Exploring healthcare pricing and spending is one way to understand underlying concerns that drive healthcare costs much higher than in other countries. For example, high prices can reflect rents resulting from healthcare market problems. Labor costs are a large share of total healthcare spending. These costs are driven by a variety of factors, including practice styles and the needs of patients.

Global Budgets

While price regulation may be disruptive, limiting overall spending (including prices and utilization) can lead to cost savings. In several industrialized countries, global budgets and expenditure caps are commonly used to constrain the growth of hospital and physician expenditures. While the available literature on these approaches reflects limited empirical assessment, current evidence suggests that such caps can lower inflation-adjusted hospital spending by 9-17 percent.

These caps typically apply to hospitals, though some are restricted to particular types of hospitals, such as rural or teaching facilities. Additionally, some arrangements allow providers to keep the savings they generate by coming in under budget while sharing losses that come with going over the budget.

Hospital global budgets offer a direct link between a financing source and provider, making them easier to negotiate and administer than other cost control measures that would require negotiating between the funding source and commercial insurance plans. This could facilitate broader implementation of initiatives like direct itemized healthcare pricing, rate update limits, and price caps.

Value-Based Payments

Inflating medical-cost trends are driving payers and patients to search for better value in healthcare. Traditionally, most payments have been tied to a fee-for-service model that can incentivize providers to increase service volume. Alternative payment models, including value-based payment (VBP), can change these financial incentives by linking payments to quality and cost. These arrangements can vary from pay-for-performance bonuses that reward providers for meeting a performance target to fully integrated care models that assume risk for a defined population of patients. Whether through these and other models, payers are increasingly embracing VBP. These arrangements may now comprise up to 40% of all healthcare spending. As a result, improved medical-cost management by providers in these models can support enterprise value growth.

Out-of-Pocket Payments

Out-of-pocket payments are the costs patients pay without the help of insurance or reimbursement. These payments include copayments, coinsurance, and deductibles.

In 2015, the median amount that non-elderly families paid out of pocket for healthcare was $451. Out-of-pocket spending varies substantially by family income. Families with low incomes spend less, while families in high-income groups spend more.

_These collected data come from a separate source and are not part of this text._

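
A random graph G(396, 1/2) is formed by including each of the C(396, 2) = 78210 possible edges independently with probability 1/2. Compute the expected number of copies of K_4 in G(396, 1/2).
E[# K_4] = C(396, 4) · (1/2)^C(4, 2) = 1009182735 / 2^6 = 15768480.234375

For each 4-subset S of vertices (there are C(396, 4) = 1009182735 such S), let X_S = 1 if S induces a K_4 (all C(4, 2) = 6 edges present). Then P(X_S = 1) = (1/2)^6 = 1/64. By linearity of expectation, E[# K_4] = C(396, 4) · (1/2)^6 = 1009182735 / 64 = 15768480.234375.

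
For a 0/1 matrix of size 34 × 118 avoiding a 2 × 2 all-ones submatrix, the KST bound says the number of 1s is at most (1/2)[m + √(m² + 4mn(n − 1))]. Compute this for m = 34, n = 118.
z(34, 118; 2, 2) ≤ (1/2)[34 + √(34² + 4·34·118·117)] = (1/2)[34 + √1878772] = 702.3415

Kővári–Sós–Turán: let r_1, ..., r_34 be the row sums and z = Σ r_i the total number of 1s. Each pair of columns can share at most one row with both entries 1 (else a 2×2 all-ones block appears), so Σ_i C(r_i, 2) ≤ C(118, 2) = 6903. By convexity Σ_i C(r_i, 2) ≥ 34·C(z/34, 2) = z(z − 34)/(2·34), giving z² − 34z − 34·118·117 ≤ 0 and hence z ≤ (1/2)[34 + √(1156 + 4·469404)] = (1/2)[34 + √1878772] ≈ (1/2)(34 + 1370.683) = 702.3415.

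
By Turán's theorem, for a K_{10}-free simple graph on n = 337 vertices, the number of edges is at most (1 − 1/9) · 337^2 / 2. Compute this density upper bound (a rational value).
Turán density bound = (8/9) · 337^2/2 = 454276/9 ≈ 50475.1111

Turán's theorem: ex(n, K_{r+1}) is achieved by the complete r-partite Turán graph T(n, r) with parts as balanced as possible, and is at most (1 − 1/r) · n^2/2. For r = 9, n = 337: the density bound is (8/9) · 113569/2 = 454276/9 ≈ 50475.1111. The integer-valued extremum is e(T(337, 9)) = 50474, which is strictly less than the density bound 454276/9 since 9 ∤ 337 (the parts of T(337, 9) cannot all be equal).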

The Medical Expenditure Panel Survey (MEPS-HC) collects detailed data on healthcare utilization, expenditures, and insurance coverage for the entire U.S. population. It provides state-level estimates of healthcare expenses, including out-of-pocket and premium contributions. These estimates do not include monthly premiums for employer-sponsored insurance but incorporate other non-insurance medical spending types, such as cash payments for uninsured services and over-the-counter medicine.

Electronic Health Records

EHRs consolidate patients’ medical charts into digital documents that are updated in real time and instantly available to authorized providers. These digital records include details of a patient’s medical history, prescriptions, allergies, radiology images, and lab work.

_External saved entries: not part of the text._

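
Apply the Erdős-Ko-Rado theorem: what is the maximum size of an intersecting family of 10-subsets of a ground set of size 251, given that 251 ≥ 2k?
max |F| = C(250, 9) = 9087357513984750

Erdős-Ko-Rado (1961): when n ≥ 2k, max |F| = C(n−1, k−1). The bound is attained by the star {A : i ∈ A} for any fixed i ∈ [n]. Here C(251−1, 10−1) = C(250, 9) = 9087357513984750.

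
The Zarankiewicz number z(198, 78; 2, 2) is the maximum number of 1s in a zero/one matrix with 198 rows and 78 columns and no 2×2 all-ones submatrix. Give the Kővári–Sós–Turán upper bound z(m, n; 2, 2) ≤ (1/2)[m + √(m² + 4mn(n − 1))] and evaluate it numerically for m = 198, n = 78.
z(198, 78; 2, 2) ≤ (1/2)[198 + √(198² + 4·198·78·77)] = (1/2)[198 + √4795956] = 1193.9836

Kővári–Sós–Turán: let r_1, ..., r_198 be the row sums and z = Σ r_i the total number of 1s. Each pair of columns can share at most one row with both entries 1 (else a 2×2 all-ones block appears), so Σ_i C(r_i, 2) ≤ C(78, 2) = 3003. By convexity Σ_i C(r_i, 2) ≥ 198·C(z/198, 2) = z(z − 198)/(2·198), giving z² − 198z − 198·78·77 ≤ 0 and hence z ≤ (1/2)[198 + √(39204 + 4·1189188)] = (1/2)[198 + √4795956] ≈ (1/2)(198 + 2189.9671) = 1193.9836.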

EHR systems have been shown to save healthcare organizations substantial money. For example, EHRs provide tools to manage billing and insurance claims more efficiently by automating coding and eliminating many mistakes that cause rejected or denied payments. Moreover, they track electronic messages to staff, other clinicians, hospitals, and laboratories, helping to cut the costs of manual communication. However, for small physician practices, initial EHR systems can cost up to $44,000 per office and require a significant increase in staff hours at the start. This may be fine for larger organizations but will challenge smaller ones to achieve the expected savings. Internal savings from using EHRs typically come from reduced costs of obtaining and managing medications, improved utilization of diagnostic tests, and fewer billing errors.